Ma région était minière – mines de potasse, mais l’extraction a depuis longtemps été abandonnée. Aujourd’hui, les montagnes de sel sont recouvertes de verdure et les anciennes installations d’extraction sont à présent des lieux abandonnés à l’enfouissement de déchets dégueulasses, qui pour le coup, eux, sont loin d’être éphémères.
J’en profite pour vous partager le poème suivant, de l’éphémère et du sel inspiré.
Les montagnes de sel (poème)
Les ombres glissent sur les murs lépreux — des restes de fresques colorées/engagées qui témoignent d'années de luttes ouvrières, se faufilent sous les passerelles qui mènent aux ateliers abandonnés, pour finir par s'échouer contre les rares vitres qui ont résisté aux pavés.

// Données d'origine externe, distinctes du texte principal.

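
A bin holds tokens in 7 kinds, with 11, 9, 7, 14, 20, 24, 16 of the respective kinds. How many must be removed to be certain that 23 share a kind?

In the worst case you take as many as possible of each kind without reaching 23: 11 + 9 + 7 + 14 + 20 + 22 + 16 = 99.
The next one must give 23 of some kind, so 99 + 1 = 100.

100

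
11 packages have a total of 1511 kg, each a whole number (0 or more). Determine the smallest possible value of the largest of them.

138

The 11 values sum to 1511, so their maximum is at least ⌈1511/11⌉ = 138.
Equality holds with 4 values of 138 and 7 values of 137.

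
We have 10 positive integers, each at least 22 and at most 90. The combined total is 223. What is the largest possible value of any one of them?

Maximizing one value means minimizing the remaining 9.
The other 9 contribute at least 9 × 22 = 198, leaving at most 223 − 198 = 25.
Since 25 ≤ 90, this is achievable: one at 25 and 9 at 22.

25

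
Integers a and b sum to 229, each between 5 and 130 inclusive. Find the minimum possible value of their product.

12870

ab = a(229 − a) is concave in a, so over [99, 130] it is minimized at an endpoint.
The extreme feasible split is a = 99, b = 130, giving ab = 12870.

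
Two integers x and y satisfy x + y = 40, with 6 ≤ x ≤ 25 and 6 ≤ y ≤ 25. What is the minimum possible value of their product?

375

Since x + y is fixed, pushing one of them to its bound minimizes the product.
The extreme feasible split is x = 15, y = 25, giving xy = 375.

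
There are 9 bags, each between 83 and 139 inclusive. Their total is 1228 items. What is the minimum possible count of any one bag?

Minimizing one value means maximizing the remaining 8.
The other 8 contribute at most 8 × 139 = 1112, leaving at least 1228 − 1112 = 116.
Since 116 ≥ 83, this is achievable: one at 116 and 8 at 139.

116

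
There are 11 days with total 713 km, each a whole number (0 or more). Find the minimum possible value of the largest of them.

65

The average is 713/11 > 64, so not all 11 can be 64 or less; the largest is ≥ 65.
Achievable: 9 of them at 65 and 2 at 64 total 713.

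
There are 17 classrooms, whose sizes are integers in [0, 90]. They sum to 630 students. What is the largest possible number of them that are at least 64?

9

If k of the values are ≥ 64, the total is ≥ 64k + 0(17 − k).
Setting 64k + 0(17 − k) ≤ 630 gives 64k ≤ 630, so k ≤ 9.
k = 9 is achieved by 9 values at 64 and 8 at 0, total 576; add 54 to one value (staying below 64) to reach 630.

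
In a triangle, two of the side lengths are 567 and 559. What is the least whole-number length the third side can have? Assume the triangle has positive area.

The third side must exceed |567 − 559| = 8.
The smallest integer above 8 is 9.

9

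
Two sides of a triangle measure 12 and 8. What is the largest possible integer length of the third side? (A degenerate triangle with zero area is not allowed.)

19

The third side must be less than 12 + 8 = 20.
The largest integer below 20 is 19.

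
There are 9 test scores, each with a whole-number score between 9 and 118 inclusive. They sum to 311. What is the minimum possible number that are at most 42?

3

If only k of them are at most 42, the other 9 − k are at least 43, so the total is at least (9 − k)·43 + k·9.
This is ≤ 311, so (9 − k)·43 + 9k ≤ 311, which gives k ≥ 3.
Exactly 3 works: 3 values at 9 and 6 at 43 total 285; raise one of the low values by 26 (still ≤ 42) to hit 311.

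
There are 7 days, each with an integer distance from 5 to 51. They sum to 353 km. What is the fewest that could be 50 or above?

If only k of them are at least 50, the other 7 − k are at most 49, so the total is at most k·51 + (7 − k)·49.
This must reach 353, so k·51 + (7 − k)·49 ≥ 353, giving k ≥ 5.
Exactly 5 works: 5 values at 51 and 2 at 49 total 353.

5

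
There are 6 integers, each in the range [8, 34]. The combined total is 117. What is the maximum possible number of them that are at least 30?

3

If k of the values are ≥ 30, the total is ≥ 30k + 8(6 − k).
Setting 30k + 8(6 − k) ≤ 117 gives 22k ≤ 69, so k ≤ 3.
k = 3 is achieved by 3 values at 30 and 3 at 8, total 114; add 3 to one value (staying below 30) to reach 117.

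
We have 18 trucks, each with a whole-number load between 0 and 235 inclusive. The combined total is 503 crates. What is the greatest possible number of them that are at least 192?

2

If k of the values are ≥ 192, the total is ≥ 192k + 0(18 − k).
Setting 192k + 0(18 − k) ≤ 503 gives 192k ≤ 503, so k ≤ 2.
k = 2 is achieved by 2 values at 192 and 16 at 0, total 384; add 119 to one value (staying below 192) to reach 503.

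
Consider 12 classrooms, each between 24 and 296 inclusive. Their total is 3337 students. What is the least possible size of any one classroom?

81

Minimizing one value means maximizing the remaining 11.
The other 11 contribute at most 11 × 296 = 3256, leaving at least 3337 − 3256 = 81.
Since 81 ≥ 24, this is achievable: one at 81 and 11 at 296.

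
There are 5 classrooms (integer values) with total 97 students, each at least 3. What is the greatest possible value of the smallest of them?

19

The 5 values sum to 97, so their minimum is at most ⌊97/5⌋ = 19.
Achievable: 3 of them at 19 and 2 at 20 total 97.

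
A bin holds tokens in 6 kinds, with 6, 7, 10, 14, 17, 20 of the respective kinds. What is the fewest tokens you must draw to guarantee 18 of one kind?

In the worst case you take as many as possible of each kind without reaching 18: 6 + 7 + 10 + 14 + 17 + 17 = 71.
The next one must give 18 of some kind, so 71 + 1 = 72.

72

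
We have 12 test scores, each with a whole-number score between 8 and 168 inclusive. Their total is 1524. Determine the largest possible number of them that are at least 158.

If k of the values are ≥ 158, the total is ≥ 158k + 8(12 − k).
Setting 158k + 8(12 − k) ≤ 1524 gives 150k ≤ 1428, so k ≤ 9.
k = 9 is achieved by 9 values at 158 and 3 at 8, total 1446; add 78 to one value (staying below 158) to reach 1524.

9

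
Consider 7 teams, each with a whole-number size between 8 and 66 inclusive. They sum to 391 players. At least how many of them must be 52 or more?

3

If only k of them are at least 52, the other 7 − k are at most 51, so the total is at most k·66 + (7 − k)·51.
This must reach 391, so k·66 + (7 − k)·51 ≥ 391, giving k ≥ 3.
Exactly 3 works: 3 values at 66 and 4 at 51 total 402; lower one of the high values by 11 (still ≥ 52) to hit 391.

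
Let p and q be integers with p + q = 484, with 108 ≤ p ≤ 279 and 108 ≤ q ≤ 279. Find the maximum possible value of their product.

58564

pq = p(484 − p) is maximized when p is as near 484/2 as the bounds allow.
Taking p = 242 and q = 242 (both in [108, 279]) gives pq = 58564.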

Les derniers tracts, noyés de titres rouges et autres slogans vengeurs, sont incrustés dans la peau de la structure. La poussière a recouvert l'ensemble comme la neige recouvre la plaine.
À l'ombre des montagnes de sel, sous la charpente effondrée, bien alignées contre les parois, les armoires métalliques renferment encore les bleus de travail, les casques jaunis et quelques carnets comptables remplis de dates, de chiffres et de mots d'amour. Dans les profondeurs de la mine, les cœurs battaient fort pour l'extérieur.
Une croix orne l’entrée d’un bâtiment effondré.
La proie glisse sous les poutres de béton. Le chien s'est faufilé dans les décombres. La balade dominicale n'est plus qu'une chasse aux souvenirs. La retraite est une désertion.
La région fut un fleuron industriel au siècle dernier. La métallurgie, le textile, les mines. Les villages ont poussé, occupés par des vagues d'ouvriers, leurs maisons soutenues par des galeries prêtes à les engloutir. Aujourd'hui, les mers sont devenues des déserts où les chiens errent en promenant leurs maîtres le dimanche.
Je pense que le plus important des poèmes est celui qui surgit à l’esprit comme un miracle, et qui s’efface de la mémoire avant d’avoir pu être retranscrit sur le papier. Son absence est pesante. Il obsède par son manque de présence. Il était pourtant si parfait. Il rejoint les œuvres inconnues de l’histoire, celles que l’on ne connaîtra jamais et qui cependant, par chance, ont échappé à toutes tentatives de préservation. Combien de chefs-d'œuvre ont disparu, laissant leur place à d’autres œuvres qui ne nous sont parvenues qu’avec l’aide d’une trajectoire chanceuse. Les œuvres muséales ne sont peut-être que des rebus bienheureux, infimes parcelles de merveilles éphémères. Nulle représentation du soleil ou de la lune, d’un arbre ou d’une fleur, d’un être ou même d’une pensée, ne sera aussi imprégnée de sa puissance. L’éphémère est gorgé de mystique et d’universalité. Toute tentative de préservation l’évapore. L’éphémère est, dans l’effacement, un signe de la puissance de la vie.
La cave inondée et quelques œuvres noyées. L’absence et la présence, l’éphémère et l’effacement...
Et si toutes les œuvres préservées n’étaient, en fin de compte, que des cadavres formolés.